От высоты у него кружилась голова, и он спрашивал себя, какого черта устроился на такую работу. Его дрожащие руки застегнули ремень безопасности. Только что он уронил молоток. Снова посмотрев вверх, он увидел, что парни что-то говорят, но не мог разобрать слов. У него создалось впечатление, что они хотят его о чем-то предупредить, но он ничего не понял и снова принялся за работу.

Через несколько минут он снова посмотрел вниз и увидел группу людей, тревожно размахивающих руками. Леса покачнулись, и он заподозрил неладное. При втором рывке его качнуло, и он чуть было не ударился о громадную балку, и тут ему все стало ясно. Похолодев от ужаса, он машинально дернул за веревку, подавая сигнал, чтобы его спустили.

— Выбирайте одно из двух, — сказал профессор. — Либо вы пишете книги для широкого читателя, либо не пишете. Если не пишете, у вас все равно остается несколько возможностей выбора. Одна из них — это созерцать собственный пупок, что, впрочем, довольно благодарно и утешительно. Да и кому, кстати говоря, не нравятся пупки? Если не хотите описывать собственный пупок, можете описать пупок вот этой девушки, правда ведь? Я другого такого красивого пупка сроду не видал. А вы?

Профессор уже успел порядком набраться. Несмотря на это, я продолжал упорно рассуждать о благородных целях литературы как искусства, способного отражать реальное и ирреальное, прекрасное и безобразное. Прошел официант с подносом, на котором стояло несколько стаканов виски, и все наши взоры обратились к нему. Меня уже подташнивало, в желудке делалось черт знает что, и все же я был готов еще выпить.

— Я согласен, что это благодарное дело, — сказал Уго, насилу держась на ногах. — Но это совсем не просто.

— Послушайте, вы — идиот, — проворчал профессор, весь раскрасневшийся и с трудом выговаривавший слова.

Самое неприятное на встречах подобного рода — это когда начинают обсуждать тему, послужившую поводом для встречи. Уго сочинял рассказы, а профессор когда-то пробавлялся стихами. Афонсу собирался написать революционную книгу, но еще даже не принимался за нее из страха перед цензурой и полицией. Пока политическое положение в стране не изменится, — обосновывал он свою позицию, — пусть до тех пор вызревают идеи.

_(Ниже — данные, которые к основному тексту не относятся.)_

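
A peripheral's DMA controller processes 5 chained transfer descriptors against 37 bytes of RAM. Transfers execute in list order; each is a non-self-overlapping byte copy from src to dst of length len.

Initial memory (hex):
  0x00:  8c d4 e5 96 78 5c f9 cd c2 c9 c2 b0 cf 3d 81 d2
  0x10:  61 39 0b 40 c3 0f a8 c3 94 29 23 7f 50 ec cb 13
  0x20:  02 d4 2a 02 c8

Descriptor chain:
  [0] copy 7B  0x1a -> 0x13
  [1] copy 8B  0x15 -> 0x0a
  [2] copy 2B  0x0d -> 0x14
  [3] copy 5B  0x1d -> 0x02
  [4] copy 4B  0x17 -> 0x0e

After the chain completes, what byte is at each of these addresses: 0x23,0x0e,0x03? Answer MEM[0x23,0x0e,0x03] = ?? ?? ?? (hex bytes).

MEM[0x23,0x0e,0x03] = 02 cb cb

#0 dst[0x13+7] := {0x23,0x7f,0x50,0xec,0xcb,0x13,0x02}
#1 dst[0x0a+8] := {0x50,0xec,0xcb,0x13,0x02,0x23,0x7f,0x50}
#2 dst[0x14+2] := {0x13,0x02}
#3 dst[0x02+5] := {0xec,0xcb,0x13,0x02,0xd4}
#4 dst[0x0e+4] := {0xcb,0x13,0x02,0x23}
query mem[0x23]=0x02, mem[0x0e]=0xcb, mem[0x03]=0xcb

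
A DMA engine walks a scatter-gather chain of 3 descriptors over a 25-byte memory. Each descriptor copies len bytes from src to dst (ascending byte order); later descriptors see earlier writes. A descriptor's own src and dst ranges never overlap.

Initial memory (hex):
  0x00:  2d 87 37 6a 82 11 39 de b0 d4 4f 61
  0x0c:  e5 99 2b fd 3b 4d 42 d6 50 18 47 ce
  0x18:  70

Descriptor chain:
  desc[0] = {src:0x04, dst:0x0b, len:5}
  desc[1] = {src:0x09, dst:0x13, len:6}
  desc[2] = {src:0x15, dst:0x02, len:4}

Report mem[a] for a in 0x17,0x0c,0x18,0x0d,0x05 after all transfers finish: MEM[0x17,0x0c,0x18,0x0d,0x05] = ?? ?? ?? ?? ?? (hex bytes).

MEM[0x17,0x0c,0x18,0x0d,0x05] = 39 11 de 39 de

D0: mem[0x0b..0x0f] <- [82 11 39 de b0]
D1: mem[0x13..0x18] <- [d4 4f 82 11 39 de]
D2: mem[0x02..0x05] <- [82 11 39 de]
query mem[0x17]=0x39, mem[0x0c]=0x11, mem[0x18]=0xde, mem[0x0d]=0x39, mem[0x05]=0xde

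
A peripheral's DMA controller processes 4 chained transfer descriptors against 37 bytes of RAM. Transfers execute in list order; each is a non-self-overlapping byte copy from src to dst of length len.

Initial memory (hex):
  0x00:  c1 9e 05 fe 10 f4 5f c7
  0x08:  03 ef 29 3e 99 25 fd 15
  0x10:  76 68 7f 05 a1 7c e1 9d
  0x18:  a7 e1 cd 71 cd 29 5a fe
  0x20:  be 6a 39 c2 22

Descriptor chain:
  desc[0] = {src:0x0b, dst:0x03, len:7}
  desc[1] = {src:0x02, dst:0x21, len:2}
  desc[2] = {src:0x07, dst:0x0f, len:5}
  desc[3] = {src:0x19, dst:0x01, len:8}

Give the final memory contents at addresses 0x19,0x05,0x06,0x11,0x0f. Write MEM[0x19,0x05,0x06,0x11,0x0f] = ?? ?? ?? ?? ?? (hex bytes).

  after D0: wrote 7B at 0x03 = 3e9925fd157668
  after D1: wrote 2B at 0x21 = 053e
  after D2: wrote 5B at 0x0f = 157668293e
  after D3: wrote 8B at 0x01 = e1cd71cd295afebe
query mem[0x19]=0xe1, mem[0x05]=0x29, mem[0x06]=0x5a, mem[0x11]=0x68, mem[0x0f]=0x15

MEM[0x19,0x05,0x06,0x11,0x0f] = e1 29 5a 68 15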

— Мне нужно пожить. Нужно приобрести жизненный опыт. Вот тогда уже ничто меня не остановит.

Лусия писала политические памфлеты, хоть и не слишком верила в то, что ее вдохновляло. Однако ее распирало от гордости: будучи женщиной, она считала, что мужества у нее больше, чем у любого из нас, а мы действительно боялись агентов спецслужб и опасались откровенно говорить по телефону о волнующих нас вещах.